En revanche, en vertu de l’arrêté du 31 juillet 2009 relatif au diplôme d’État d’infirmier, la formation de ces étudiants se compose pour moitié de formation pratique au sein d’établissements de santé. Par conséquent, la haute juridiction estime que « lorsqu’ils effectuent un stage dans un établissement de santé chargé d’une mission de service public, les élèves infirmiers doivent respecter les obligations qui s’imposent aux agents du service public hospitalier ; que, s’ils bénéficient de la liberté de conscience qui interdit toute discrimination fondée sur la religion, le principe de laïcité fait obstacle à ce qu’ils manifestent leurs croyances religieuses dans le cadre du service public ; que, lorsque les élèves infirmiers effectuent leur stage dans un établissement n’ayant aucune mission de service public, ils doivent respecter, le cas échéant, les dispositions du règlement intérieur de cet établissement […] »
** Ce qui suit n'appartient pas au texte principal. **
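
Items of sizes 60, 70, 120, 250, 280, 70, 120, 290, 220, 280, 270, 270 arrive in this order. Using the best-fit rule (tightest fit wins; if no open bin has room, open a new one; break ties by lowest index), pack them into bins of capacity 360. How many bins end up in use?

  60 → bin 1 (new)  [load 60/360]
  70 → bin 1  [load 130/360]
  120 → bin 1  [load 250/360]
  250 → bin 2 (new)  [load 250/360]
  280 → bin 3 (new)  [load 280/360]
  70 → bin 3  [load 350/360]
  120 → bin 4 (new)  [load 120/360]
  290 → bin 5 (new)  [load 290/360]
  220 → bin 4  [load 340/360]
  280 → bin 6 (new)  [load 280/360]
  270 → bin 7 (new)  [load 270/360]
  270 → bin 8 (new)  [load 270/360]
8 bins opened.

8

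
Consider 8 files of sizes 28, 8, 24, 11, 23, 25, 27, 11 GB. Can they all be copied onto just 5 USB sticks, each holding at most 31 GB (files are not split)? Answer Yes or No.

No

Total = 157 GB; ⌈157/31⌉ = 6.
At least 6 USB sticks are required, but only 5 are allowed.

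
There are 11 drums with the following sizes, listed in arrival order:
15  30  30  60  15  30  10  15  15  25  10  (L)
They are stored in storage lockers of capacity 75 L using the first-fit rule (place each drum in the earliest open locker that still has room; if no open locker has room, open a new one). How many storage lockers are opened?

  15 → locker 1 (new)  [load 15/75]
  30 → locker 1  [load 45/75]
  30 → locker 1  [load 75/75]
  60 → locker 2 (new)  [load 60/75]
  15 → locker 2  [load 75/75]
  30 → locker 3 (new)  [load 30/75]
  10 → locker 3  [load 40/75]
  15 → locker 3  [load 55/75]
  15 → locker 3  [load 70/75]
  25 → locker 4 (new)  [load 25/75]
  10 → locker 4  [load 35/75]
4 storage lockers opened.

4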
Ainsi, le Conseil d’État estime que le ministre a édicté une interdiction ayant un caractère illégal et par conséquent l’arrêté doit être abrogé ou modifié. Le juge administratif ne revient pas sur l’obligation qu’a toute personne exerçant au sein d’un établissement de santé chargé de mission de service public de respecter le principe de laïcité, et ce même s’il s’agit d’un étudiant en stage.
Conclusion :
Si le principe de neutralité du service public s’applique aux établissements de soins et donc aux lieux de stage du secteur public, il n’en est pas de même pour les instituts de formation paramédicaux qui font partie du secteur de l’enseignement supérieur, comme le souligne le Conseil d’État.
Le Sgen-CFDT se félicite de la décision du Conseil d’État, qui fait respecter le droit tel qu’il doit s’appliquer dans l’enseignement supérieur – et dans le service public.